19. Игровод и писодей
Утром дверь номера с грохотом распахнулась, и в комнату вшатнулся Жарынин, не то чтобы пьяный, но и трезвым назвать его никто бы не отважился. Соавтор был бледен, слегка неверен в движениях, но одет с той тщательной аккуратностью, с какой обычно одеваются, выйдя из долгого неряшливого запоя. Дмитрий Антонович, если сказать по совести, находился в том особенном состоянии, когда организм и алкоголь, устав друг от друга, затаились до выяснения.
– Па-а-дъем! – по-казарменному рявкнул режиссер и сорвал с писателя одеяло.
– А что случилось?
– Звонил Вова из Коврова. В двенадцать нас ждет Скурятин. Собирайтесь!
– А где Розенблюменко? – поинтересовался Кокотов, поднимаясь с постели и чувствуя в теле бодрую оторопь.
– Бесчувствует, – ответил Дмитрий Антонович в несколько странной манере, что, впрочем, объяснялось вчерашним излишеством. – Ну и как ваше свидание?
– Откуда вы знаете?
– Я знаю всё! Ох, смотрите, Кокотов, Наталья Павловна – опасная женщина и больша-ая специалистка по сравнительному членоведению!
– Прекратите! Как вы смеете! Я никуда с вами не поеду! – Андрей Львович возмутился настолько, что снова улегся на кровать.
– Может быть, вы и сценарий писать со мной не станете?
– Если будете продолжать в подобном тоне, не стану! – твердо ответил сочинитель женских романов.
– И не надо! Влюбленный соавтор так же бесполезен, как снайпер с конъюнктивитом. Вставайте, нас ждет Скурятин!
– Только ради стариков… – буркнул писатель, ища ногами тапочки.
– Не гневайтесь, коллега! Умывайтесь поскорей! Я желаю вам добра!
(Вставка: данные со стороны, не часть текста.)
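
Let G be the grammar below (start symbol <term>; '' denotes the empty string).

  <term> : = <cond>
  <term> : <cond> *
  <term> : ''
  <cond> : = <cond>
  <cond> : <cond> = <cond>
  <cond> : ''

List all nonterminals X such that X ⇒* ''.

Directly nullable (have an ''-production): <term>, <cond>.

{ <cond>, <term> }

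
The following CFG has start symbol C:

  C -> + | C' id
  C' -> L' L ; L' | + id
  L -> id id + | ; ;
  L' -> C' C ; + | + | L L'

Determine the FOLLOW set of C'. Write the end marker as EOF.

{ +, ;, id }

In C -> C' id: add FIRST(id) = { id }.
In L' -> C' C ; +: add FIRST(C ; +) = { +, ;, id }.
Union: FOLLOW(C') = { +, ;, id }.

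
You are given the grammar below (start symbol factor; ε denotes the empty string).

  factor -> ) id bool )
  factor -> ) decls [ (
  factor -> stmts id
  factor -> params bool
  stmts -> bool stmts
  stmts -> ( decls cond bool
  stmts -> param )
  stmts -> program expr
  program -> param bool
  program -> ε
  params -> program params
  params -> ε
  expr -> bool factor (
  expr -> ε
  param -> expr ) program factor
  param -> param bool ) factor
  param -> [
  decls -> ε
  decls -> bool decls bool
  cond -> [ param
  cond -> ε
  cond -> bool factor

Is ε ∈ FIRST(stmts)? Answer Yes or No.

Yes

stmts -> program expr and each of program, expr is nullable, so stmts ⇒* ε.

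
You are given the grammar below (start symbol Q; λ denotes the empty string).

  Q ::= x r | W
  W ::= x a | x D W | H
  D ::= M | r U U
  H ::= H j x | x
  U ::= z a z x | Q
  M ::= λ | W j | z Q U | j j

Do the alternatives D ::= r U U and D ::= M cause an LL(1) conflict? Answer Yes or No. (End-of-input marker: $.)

FIRST(r U U) = { r } and FIRST(M) = { j, x, z, λ }.
The second is nullable but FOLLOW(D) = { x } is disjoint from FIRST of the first.

No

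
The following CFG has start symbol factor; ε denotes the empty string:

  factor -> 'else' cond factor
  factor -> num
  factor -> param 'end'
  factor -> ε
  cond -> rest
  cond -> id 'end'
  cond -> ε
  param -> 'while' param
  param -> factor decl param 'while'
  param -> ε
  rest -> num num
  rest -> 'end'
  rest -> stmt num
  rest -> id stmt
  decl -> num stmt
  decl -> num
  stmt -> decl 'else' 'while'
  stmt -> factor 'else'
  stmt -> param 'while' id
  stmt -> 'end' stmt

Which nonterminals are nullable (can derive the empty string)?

{ cond, factor, param }

Directly nullable (have an ε-production): factor, cond, param.
No other nonterminal has a production whose RHS symbols are all nullable.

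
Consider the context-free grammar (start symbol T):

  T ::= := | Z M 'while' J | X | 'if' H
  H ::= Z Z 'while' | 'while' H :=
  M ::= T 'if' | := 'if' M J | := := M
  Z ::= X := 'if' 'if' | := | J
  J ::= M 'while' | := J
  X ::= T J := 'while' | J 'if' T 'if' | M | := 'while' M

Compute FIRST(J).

{ 'if', := }

From J ::= M 'while': add FIRST(M) = { 'if', := }.
J ::= := J contributes {:=}.
Union: FIRST(J) = { 'if', := }.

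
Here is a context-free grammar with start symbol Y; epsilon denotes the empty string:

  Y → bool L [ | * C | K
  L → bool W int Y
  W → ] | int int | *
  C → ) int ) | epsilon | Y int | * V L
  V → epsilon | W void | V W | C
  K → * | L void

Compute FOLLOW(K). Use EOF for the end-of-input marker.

In Y → K: K is at the end, add FOLLOW(Y) = { EOF, *, [, ], bool, int, void }.
Union: FOLLOW(K) = { EOF, *, [, ], bool, int, void }.

{ EOF, *, [, ], bool, int, void }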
Поверьте, есть женщины-мышеловки: сунулся – и конец!
– Вы мне завидуете! Да, Наталья Павловна – очень интересный человек! – отозвался автор «Русалок в бикини», от досады выдавливая пасту на зубную щетку со щедростью авангардного живописца.
– «Интересный человек»? так обычно говорят о женщине, когда оч-чень интересуются ее гениталиями.
– Опять?!
– Молчу! Слушайте, Андрей Львович, а как вам выражение «гений талии»?
– Где-то уже слышал.
– Я тоже. Ненавижу этих всех экспериментаторов, которые играют словом, как дурак соплей!
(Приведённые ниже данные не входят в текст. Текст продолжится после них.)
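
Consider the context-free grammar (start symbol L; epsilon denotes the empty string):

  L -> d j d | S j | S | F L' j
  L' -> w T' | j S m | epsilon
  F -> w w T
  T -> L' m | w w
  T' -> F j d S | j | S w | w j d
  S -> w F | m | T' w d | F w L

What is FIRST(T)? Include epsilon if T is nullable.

From T -> L' m: L' nullable, take FIRST(L') ∪ {m} = { j, m, w }.
T -> w w contributes {w}.
Union: FIRST(T) = { j, m, w }.

{ j, m, w }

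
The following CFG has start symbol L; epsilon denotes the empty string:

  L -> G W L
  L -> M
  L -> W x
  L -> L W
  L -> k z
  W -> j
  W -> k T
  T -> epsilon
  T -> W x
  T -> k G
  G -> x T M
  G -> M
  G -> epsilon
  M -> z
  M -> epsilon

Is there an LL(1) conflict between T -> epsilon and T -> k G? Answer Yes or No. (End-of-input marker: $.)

Yes

FIRST(epsilon) = { epsilon } and FIRST(k G) = { k }.
The first alternative is nullable and FOLLOW(T) = { $, j, k, x, z } shares k with FIRST of the second — conflict.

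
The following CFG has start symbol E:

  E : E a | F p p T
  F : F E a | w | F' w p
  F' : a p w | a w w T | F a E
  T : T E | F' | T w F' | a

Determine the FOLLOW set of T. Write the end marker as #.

In E : F p p T: T is at the end, add FOLLOW(E) = { #, a, w }.
In F' : a w w T: T is at the end, add FOLLOW(F') = { #, a, w }.
In T : T E: add FIRST(E) = { a, w }.
In T : T w F': add FIRST(w F') = { w }.
Union: FOLLOW(T) = { #, a, w }.

{ #, a, w }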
– Вы кого имеете в виду? – поинтересовался писатель, не вынимая щетку изо рта.
– Да всех! Ну этого хотя бы, который задохся в шкафу…
– Прыгов?
– Да, Прыгов. Это ж надо придумать, чтобы тебя в шифоньере на тридцатый этаж тащили! Перфоманс!
– Не в шкафу, а в комоде.
– Какая разница! Уж лучше бы сразу в гробу понесли. Идиот! А все ваш Хлебников виноват! Бормотун он, этот ваш Хлебников, и псих!
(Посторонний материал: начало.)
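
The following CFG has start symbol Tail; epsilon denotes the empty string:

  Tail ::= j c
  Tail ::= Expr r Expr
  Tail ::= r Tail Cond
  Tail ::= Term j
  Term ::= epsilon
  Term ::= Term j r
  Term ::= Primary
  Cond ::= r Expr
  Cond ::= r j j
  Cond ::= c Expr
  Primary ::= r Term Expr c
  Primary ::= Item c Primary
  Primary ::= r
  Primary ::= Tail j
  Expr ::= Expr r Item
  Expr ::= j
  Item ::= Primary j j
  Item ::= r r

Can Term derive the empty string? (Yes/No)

Term has an epsilon-production, so Term ⇒ epsilon.

Yes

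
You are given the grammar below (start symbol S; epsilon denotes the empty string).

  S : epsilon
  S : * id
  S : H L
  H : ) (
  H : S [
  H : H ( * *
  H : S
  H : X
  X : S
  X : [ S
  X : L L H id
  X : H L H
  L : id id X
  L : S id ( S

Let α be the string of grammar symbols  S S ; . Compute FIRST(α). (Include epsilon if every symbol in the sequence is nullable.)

{ (, ), *, ;, [, id }

Add FIRST(S)\{epsilon} = { (, ), *, [, id }; S is nullable, continue.
Add FIRST(S)\{epsilon} = { (, ), *, [, id }; S is nullable, continue.
; is a terminal; add {;} and stop.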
– При чем тут Хлебников? Мы с вами о Хлебникове еще слова не сказали! – возразил Кокотов, вытираясь древним, как Туринская плащаница, полотенцем.
– Бросьте! Знаю я вас, баюнов! Как, кстати, Велемирка называл зрителей в театре, вы помните?
– Помню, – подтвердил писатель, освежаясь новым «Москино».
– Врете, не помните!
– «Зенкопялы».
– Верно! А театр он называл «деюгой».
– Нет, «деюгой» он называл драму, а театр – «зерцогом». Оперу – «голосыней». Балет – «прыжкиней». Оперетту – «плясопевой», – доложил, выходя из ванной, Андрей Львович, в юности страстно увлекавшийся Председателем Земного Шара.
– А кинематограф? Как он называл кинематограф?
– Его он, кажется, никак не называл, – засомневался писатель, распечатывая свежую рубашку.
– А если «лучезрелище»? – воскликнул режиссер с нетрезвым восторгом. – Нет, «лучигрище»! Как? Давайте с этого дня называть кинематограф «лучигрищем». Договорились?
– Я подумаю. А как будет в таком случае «режиссер»?
– Ну, если актер у Велемирки – «игрец», режиссер будет «игродум».
– Нет, игродум – это скорее теоретик театра, вроде Станиславского, – не согласился Кокотов.
– Приемлю. А как будет критик, какой-нибудь мерзавец, вроде Мишки Засланского, который хвалит только за деньги?
– Критик? – натягивая брюки, задумался писатель. – Критик… Игроруб!
– Отлично, коллега! А режиссер?
– Игровод!
– Великолепно, мой гениальный соавтор, сразу видно, вы вчера совсем не пили…
– Чуть-чуть. Сухого.
– Правильно! Посмотрите на меня и ужаснитесь! Горилка с перцем – оружие украинских националистов. А сценарист, как будет сценарист? – тяжело озаботился, качнувшись к косяку, игровод.
– Не знаю. Надо подумать.
– Думайте! Если «пьеса» – «деюга», тогда… может, деюгопис?
– Плохо звучит.
– Верно… – огорчился Жарынин и грустно наморщил лысину.
– А этот ваш Розенблюменко – он все-таки режиссер или сценарист? – спросил Андрей Львович, повязывая галстук.